Pour beaucoup, les prérogatives de puissance publique sont liées à la notion même d’organisation du service public. Ainsi, compte tenu des contraintes qui pèsent sur tout service public, son organisation implique nécessairement la possibilité de mettre en œuvre de telles prérogatives, celles-ci étant transmises par une personne publique en vue de la gestion de ce service. En l’espèce, l’on retrouve trace de ces prérogatives. Ainsi, l’organisation est déterminée par la Cie. Air France de façon unilatérale : en effet, le statut des personnels ne résulte pas d’une convention négociée mais d’un acte unilatéral de la compagnie. De plus, cet acte est pris en vertu de l’habilitation du ministre, puisque ce statut est soumis à l’approbation du ministre. En d’autres termes, le conseil d’administration de ladite compagnie met en œuvre des prérogatives de puissance publique, puisqu’il peut imposer des règles unilatéralement, et il dispose de tels pouvoirs par délégation du ministre en quelque sorte, puisque celui-ci doit approuver les statuts.
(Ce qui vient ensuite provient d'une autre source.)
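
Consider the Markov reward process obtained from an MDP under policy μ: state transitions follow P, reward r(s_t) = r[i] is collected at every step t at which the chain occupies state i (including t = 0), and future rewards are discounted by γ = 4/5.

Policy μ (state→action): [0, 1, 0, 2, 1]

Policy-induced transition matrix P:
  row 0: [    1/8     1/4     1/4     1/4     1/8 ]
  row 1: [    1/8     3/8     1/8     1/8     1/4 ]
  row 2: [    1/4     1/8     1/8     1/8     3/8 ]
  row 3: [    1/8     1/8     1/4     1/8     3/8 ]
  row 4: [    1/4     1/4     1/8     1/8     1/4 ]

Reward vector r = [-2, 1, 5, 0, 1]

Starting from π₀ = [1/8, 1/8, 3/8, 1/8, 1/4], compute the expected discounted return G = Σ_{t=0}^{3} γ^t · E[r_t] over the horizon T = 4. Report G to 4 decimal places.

G = 3.8279

t=0: π = [0.1250, 0.1250, 0.3750, 0.1250, 0.2500], E[r] = 2.0000, γ^t·E[r] = 2.000000, running G = 2.000000
t=1: π = [0.2031, 0.2031, 0.1563, 0.1406, 0.2969], E[r] = 0.8750, γ^t·E[r] = 0.700000, running G = 2.700000
t=2: π = [0.1816, 0.2383, 0.1680, 0.1504, 0.2617], E[r] = 0.9766, γ^t·E[r] = 0.625000, running G = 3.325000
t=3: π = [0.1787, 0.2400, 0.1665, 0.1477, 0.2671], E[r] = 0.9822, γ^t·E[r] = 0.502875, running G = 3.827875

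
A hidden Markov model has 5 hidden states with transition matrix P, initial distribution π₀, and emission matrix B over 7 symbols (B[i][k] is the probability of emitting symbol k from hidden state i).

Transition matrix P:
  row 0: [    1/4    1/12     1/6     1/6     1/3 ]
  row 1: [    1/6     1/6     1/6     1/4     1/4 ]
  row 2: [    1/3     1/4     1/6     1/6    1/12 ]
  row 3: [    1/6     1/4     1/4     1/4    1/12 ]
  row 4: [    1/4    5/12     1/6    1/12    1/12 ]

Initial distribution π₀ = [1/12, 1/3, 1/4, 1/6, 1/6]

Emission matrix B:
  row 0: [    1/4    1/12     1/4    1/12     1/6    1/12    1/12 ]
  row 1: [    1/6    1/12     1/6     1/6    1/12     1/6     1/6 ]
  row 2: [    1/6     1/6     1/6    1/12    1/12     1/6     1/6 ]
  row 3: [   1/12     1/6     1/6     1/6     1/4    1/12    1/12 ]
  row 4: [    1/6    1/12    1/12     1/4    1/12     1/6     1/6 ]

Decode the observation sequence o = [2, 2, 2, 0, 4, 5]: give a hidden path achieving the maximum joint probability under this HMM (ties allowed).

path = [2, 0, 0, 0, 0, 4]

t=0: δ = [2.083e-02, 5.556e-02, 4.167e-02, 2.778e-02, 1.389e-02]  (obs o_0=2)
t=1: δ = [3.472e-03, 1.736e-03, 1.543e-03, 2.315e-03, 1.157e-03]  ψ = [2, 2, 1, 1, 1]  (obs o_1=2)
t=2: δ = [2.170e-04, 9.645e-05, 9.645e-05, 9.645e-05, 9.645e-05]  ψ = [0, 3, 0, 0, 0]  (obs o_2=2)
t=3: δ = [1.356e-05, 6.698e-06, 6.028e-06, 3.014e-06, 1.206e-05]  ψ = [0, 4, 0, 0, 0]  (obs o_3=0)
t=4: δ = [5.651e-07, 4.186e-07, 1.884e-07, 5.651e-07, 3.768e-07]  ψ = [0, 4, 0, 0, 0]  (obs o_4=4)
t=5: δ = [1.177e-08, 2.616e-08, 2.355e-08, 1.177e-08, 3.140e-08]  ψ = [0, 4, 3, 3, 0]  (obs o_5=5)
backtrack: best end state = 4; path = [2, 0, 0, 0, 0, 4]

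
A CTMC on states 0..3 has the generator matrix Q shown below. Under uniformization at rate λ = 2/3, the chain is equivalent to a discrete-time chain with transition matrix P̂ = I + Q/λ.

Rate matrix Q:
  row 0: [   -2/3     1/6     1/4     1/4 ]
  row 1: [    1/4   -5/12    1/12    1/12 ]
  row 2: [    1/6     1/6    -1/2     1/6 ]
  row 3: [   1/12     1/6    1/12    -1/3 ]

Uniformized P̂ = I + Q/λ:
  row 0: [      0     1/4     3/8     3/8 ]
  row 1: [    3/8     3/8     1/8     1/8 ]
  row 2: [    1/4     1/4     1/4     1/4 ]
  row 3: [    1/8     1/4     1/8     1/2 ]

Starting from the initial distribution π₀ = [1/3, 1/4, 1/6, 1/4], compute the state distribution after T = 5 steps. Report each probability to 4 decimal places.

π = [0.1967, 0.2857, 0.1991, 0.3185]

t=0: π = [0.3333, 0.2500, 0.1667, 0.2500]
t=1: π = [0.1667, 0.2813, 0.2292, 0.3229]
t=2: π = [0.2031, 0.2852, 0.1953, 0.3164]
t=3: π = [0.1953, 0.2856, 0.2002, 0.3188]
t=4: π = [0.1970, 0.2857, 0.1989, 0.3184]
t=5: π = [0.1967, 0.2857, 0.1991, 0.3185]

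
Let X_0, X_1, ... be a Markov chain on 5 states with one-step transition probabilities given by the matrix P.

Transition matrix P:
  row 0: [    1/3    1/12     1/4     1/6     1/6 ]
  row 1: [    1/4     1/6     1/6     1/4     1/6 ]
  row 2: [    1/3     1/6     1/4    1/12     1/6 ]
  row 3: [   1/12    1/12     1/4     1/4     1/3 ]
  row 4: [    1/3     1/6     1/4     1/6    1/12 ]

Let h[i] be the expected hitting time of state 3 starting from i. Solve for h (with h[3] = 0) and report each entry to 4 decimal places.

First-step conditioning: h[3] = 0; for i ≠ 3, h[i] = 1 + Σ_k P[i][k]·h[k].
  h[0] = 1 + 1/3·h[0] + 1/12·h[1] + 1/4·h[2] + 1/6·h[4]
  h[1] = 1 + 1/4·h[0] + 1/6·h[1] + 1/6·h[2] + 1/6·h[4]
  h[2] = 1 + 1/3·h[0] + 1/6·h[1] + 1/4·h[2] + 1/6·h[4]
  h[4] = 1 + 1/3·h[0] + 1/6·h[1] + 1/4·h[2] + 1/12·h[4]
Solving the 4×4 linear system over states ≠ 3 gives exactly h = [1596/251, 1440/251, 1716/251, 0, 1584/251] (h[3] = 0 is the target).

h = [6.3586, 5.7371, 6.8367, 0.0000, 6.3108]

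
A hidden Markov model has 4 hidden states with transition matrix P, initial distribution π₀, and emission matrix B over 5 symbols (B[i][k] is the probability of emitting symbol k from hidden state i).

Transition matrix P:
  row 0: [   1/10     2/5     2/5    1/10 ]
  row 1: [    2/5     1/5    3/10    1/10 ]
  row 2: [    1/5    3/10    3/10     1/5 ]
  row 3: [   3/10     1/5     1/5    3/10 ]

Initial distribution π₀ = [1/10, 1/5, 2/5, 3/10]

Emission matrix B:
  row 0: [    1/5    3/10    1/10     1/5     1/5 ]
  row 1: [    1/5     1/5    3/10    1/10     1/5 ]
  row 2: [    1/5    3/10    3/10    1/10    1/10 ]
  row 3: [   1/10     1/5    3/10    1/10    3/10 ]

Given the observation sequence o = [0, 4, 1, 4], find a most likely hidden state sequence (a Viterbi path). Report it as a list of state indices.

path = [2, 1, 0, 1]

t=0: δ = [2.000e-02, 4.000e-02, 8.000e-02, 3.000e-02]  (obs o_0=0)
t=1: δ = [3.200e-03, 4.800e-03, 2.400e-03, 4.800e-03]  ψ = [1, 2, 2, 2]  (obs o_1=4)
t=2: δ = [5.760e-04, 2.560e-04, 4.320e-04, 2.880e-04]  ψ = [1, 0, 1, 3]  (obs o_2=1)
t=3: δ = [2.048e-05, 4.608e-05, 2.304e-05, 2.592e-05]  ψ = [1, 0, 0, 2]  (obs o_3=4)
backtrack: best end state = 1; path = [2, 1, 0, 1]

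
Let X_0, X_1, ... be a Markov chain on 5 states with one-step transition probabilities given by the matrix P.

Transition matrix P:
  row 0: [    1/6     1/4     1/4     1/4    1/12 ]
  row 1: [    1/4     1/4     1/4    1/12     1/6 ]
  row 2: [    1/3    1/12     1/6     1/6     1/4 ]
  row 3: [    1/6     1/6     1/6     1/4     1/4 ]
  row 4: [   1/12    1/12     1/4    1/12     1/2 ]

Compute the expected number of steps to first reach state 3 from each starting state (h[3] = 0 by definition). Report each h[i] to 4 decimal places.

h = [6.1316, 7.2724, 6.6472, 0.0000, 7.5576]

First-step conditioning: h[3] = 0; for i ≠ 3, h[i] = 1 + Σ_k P[i][k]·h[k].
  h[0] = 1 + 1/6·h[0] + 1/4·h[1] + 1/4·h[2] + 1/12·h[4]
  h[1] = 1 + 1/4·h[0] + 1/4·h[1] + 1/4·h[2] + 1/6·h[4]
  h[2] = 1 + 1/3·h[0] + 1/12·h[1] + 1/6·h[2] + 1/4·h[4]
  h[4] = 1 + 1/12·h[0] + 1/12·h[1] + 1/4·h[2] + 1/2·h[4]
Solving the 4×4 linear system over states ≠ 3 gives exactly h = [3354/547, 3978/547, 3636/547, 0, 4134/547] (h[3] = 0 is the target).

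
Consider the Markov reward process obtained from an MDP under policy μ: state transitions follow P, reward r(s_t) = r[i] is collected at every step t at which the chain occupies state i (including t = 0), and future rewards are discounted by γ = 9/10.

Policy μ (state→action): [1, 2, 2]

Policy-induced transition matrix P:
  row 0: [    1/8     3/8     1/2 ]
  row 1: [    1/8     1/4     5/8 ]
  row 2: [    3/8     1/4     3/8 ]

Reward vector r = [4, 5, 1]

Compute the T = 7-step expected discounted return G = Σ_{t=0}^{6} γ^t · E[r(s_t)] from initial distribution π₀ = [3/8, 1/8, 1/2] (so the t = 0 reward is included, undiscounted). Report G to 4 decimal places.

G = 14.7239

t=0: π = [0.3750, 0.1250, 0.5000], E[r] = 2.6250, γ^t·E[r] = 2.625000, running G = 2.625000
t=1: π = [0.2500, 0.2969, 0.4531], E[r] = 2.9375, γ^t·E[r] = 2.643750, running G = 5.268750
t=2: π = [0.2383, 0.2813, 0.4805], E[r] = 2.8398, γ^t·E[r] = 2.300273, running G = 7.569023
t=3: π = [0.2451, 0.2798, 0.4751], E[r] = 2.8545, γ^t·E[r] = 2.080925, running G = 9.649948
t=4: π = [0.2438, 0.2806, 0.4756], E[r] = 2.8539, γ^t·E[r] = 1.872432, running G = 11.522380
t=5: π = [0.2439, 0.2805, 0.4756], E[r] = 2.8536, γ^t·E[r] = 1.685008, running G = 13.207389
t=6: π = [0.2439, 0.2805, 0.4756], E[r] = 2.8537, γ^t·E[r] = 1.516558, running G = 14.723947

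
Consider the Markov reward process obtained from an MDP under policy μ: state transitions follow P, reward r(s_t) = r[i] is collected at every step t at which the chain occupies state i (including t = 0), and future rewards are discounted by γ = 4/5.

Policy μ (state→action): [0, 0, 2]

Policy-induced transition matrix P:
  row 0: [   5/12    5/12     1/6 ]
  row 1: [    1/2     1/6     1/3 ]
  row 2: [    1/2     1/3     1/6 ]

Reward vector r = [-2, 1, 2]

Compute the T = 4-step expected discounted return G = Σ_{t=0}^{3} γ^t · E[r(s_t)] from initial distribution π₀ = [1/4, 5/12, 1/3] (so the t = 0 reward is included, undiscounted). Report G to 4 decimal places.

t=0: π = [0.2500, 0.4167, 0.3333], E[r] = 0.5833, γ^t·E[r] = 0.583333, running G = 0.583333
t=1: π = [0.4792, 0.2847, 0.2361], E[r] = -0.2014, γ^t·E[r] = -0.161111, running G = 0.422222
t=2: π = [0.4601, 0.3258, 0.2141], E[r] = -0.1661, γ^t·E[r] = -0.106296, running G = 0.315926
t=3: π = [0.4617, 0.3174, 0.2210], E[r] = -0.1640, γ^t·E[r] = -0.083975, running G = 0.231951

G = 0.2320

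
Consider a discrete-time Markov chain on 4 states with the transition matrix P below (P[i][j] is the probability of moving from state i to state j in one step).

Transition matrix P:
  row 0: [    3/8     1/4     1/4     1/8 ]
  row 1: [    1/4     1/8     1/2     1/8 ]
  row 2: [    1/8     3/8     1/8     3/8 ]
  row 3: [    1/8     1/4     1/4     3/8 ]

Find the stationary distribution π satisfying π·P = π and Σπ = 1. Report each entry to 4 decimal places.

Balance equations π_j = Σ_i π_i·P[i][j]:
  π_0 = 3/8·π_0 + 1/4·π_1 + 1/8·π_2 + 1/8·π_3
  π_1 = 1/4·π_0 + 1/8·π_1 + 3/8·π_2 + 1/4·π_3
  π_2 = 1/4·π_0 + 1/2·π_1 + 1/8·π_2 + 1/4·π_3
  normalize: π_0 + π_1 + π_2 + π_3 = 1
Solving the linear system gives exactly π = [33/158, 20/79, 22/79, 41/158].

π = [0.2089, 0.2532, 0.2785, 0.2595]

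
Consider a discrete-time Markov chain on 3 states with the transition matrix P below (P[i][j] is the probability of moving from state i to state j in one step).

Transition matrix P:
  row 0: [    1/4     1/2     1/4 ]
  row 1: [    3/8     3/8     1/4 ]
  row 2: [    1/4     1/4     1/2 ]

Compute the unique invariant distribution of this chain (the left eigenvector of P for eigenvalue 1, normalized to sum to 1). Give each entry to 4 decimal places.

π = [0.2963, 0.3704, 0.3333]

Balance equations π_j = Σ_i π_i·P[i][j]:
  π_0 = 1/4·π_0 + 3/8·π_1 + 1/4·π_2
  π_1 = 1/2·π_0 + 3/8·π_1 + 1/4·π_2
  normalize: π_0 + π_1 + π_2 = 1
Solving the linear system gives exactly π = [8/27, 10/27, 1/3].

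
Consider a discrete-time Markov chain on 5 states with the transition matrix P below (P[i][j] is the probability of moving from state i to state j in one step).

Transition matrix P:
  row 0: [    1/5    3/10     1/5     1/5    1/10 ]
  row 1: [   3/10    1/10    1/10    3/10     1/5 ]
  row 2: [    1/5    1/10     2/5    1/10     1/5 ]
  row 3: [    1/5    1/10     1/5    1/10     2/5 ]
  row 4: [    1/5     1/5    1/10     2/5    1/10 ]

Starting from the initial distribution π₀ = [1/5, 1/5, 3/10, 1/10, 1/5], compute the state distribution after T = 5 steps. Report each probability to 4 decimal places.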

TC, 15/01/1968, Epx. Barbier

 

Vu, enregistrée au Secrétariat du Tribunal des Conflits le 21 juillet 1967 une expédition de l'arrêt en date du 7 juin 1967 par lequel la Cour de Cassation, Chambre sociale, saisie du pourvoi formé par la Compagnie nationale Air-France, dont le siège est ..., en cassation d'un arrêt rendu le 30 avril 1963 par la Cour d'appel de Paris au profit des époux X..., demeurant à la Laiterie par Moisenay Seine-et-Marne , défendeurs à la cassation, a renvoyé au Tribunal des Conflits le soin de décider si les Tribunaux de l'ordre judiciaire sont compétents pour apprécier la légalité du règlement par lequel la Compagnie nationale Air-France a, le 20 avril 1959, fixé les conditions de travail du personnel navigant commercial, et notamment a prévu, à l'article 72 de ce règlement, que le mariage des hôtesses de l'air entraînait, de la part des intéressées, cessation de leurs fonctions ;

 

Considérant que si la Compagnie nationale Air-France, chargée de l'exploitation de transports aériens, est une société anonyme c'est-à-dire une personne morale de droit privé, et si, par suite, il n'appartient qu'aux tribunaux de l'ordre judiciaire de se prononcer au fond sur les litiges individuels concernant les agents non fonctionnaires de cet établissement, les juridictions administratives demeurent, en revanche, compétentes pour apprécier, par voie de question préjudicielle, la légalité des règlements émanant du Conseil d'administration qui, touchant à l'organisation du service public, présentent un caractère administratif ; qu'aux termes du décret n° 50-835 du 1er juin 1950 et de l'article 143 du Code de l'aviation civile et commerciale alors en vigueur, le personnel de la Compagnie Air-France est soumis à un statut réglementaire, arrêté par le Conseil d'administration et approuvé par le Ministre chargé de l'aviation civile et commerciale et par le Ministre des finances et des affaires économiques ; que, dès lors, en application de ces dispositions, combinées avec celles de l'article 31 du Livre 1er du Code du travail, les conditions de travail de ce personnel ne sont pas fixées par voie de convention collective ;

 

Considérant que le règlement, établi le 20 avril 1959, dans le cadre des prescriptions ci-dessus analysées, par la Compagnie nationale Air-France pour fixer les conditions de travail du personnel navigant commercial, comporte, notamment en son article 72 - lequel dispose que le mariage des hôtesses de l'air entraîne, de la part des intéressées, la cessation de leurs fonctions - des dispositions qui apparaissent comme des éléments de l'organisation du service public exploité ; que ces dispositions confèrent audit acte dans son intégralité un caractère administratif et rendent compétentes les juridictions administratives pour apprécier sa légalité ;

 

DECIDE : Article 1er - Il est déclaré que les juridictions administratives sont compétentes pour apprécier la légalité des dispositions du règlement, en date du 20 avril 1959, par lequel la Compagnie nationale Air-France a fixé les conditions de travail du personnel navigant commercial. Article 2 - Les dépens exposés devant le Tribunal des Conflits sont réservés pour qu'il y soit statué en fin d'instance. Article 3 - Expédition de la présente décision sera transmise au Garde des Sceaux, Ministre de la Justice, qui est chargé d'en assurer l'exécution.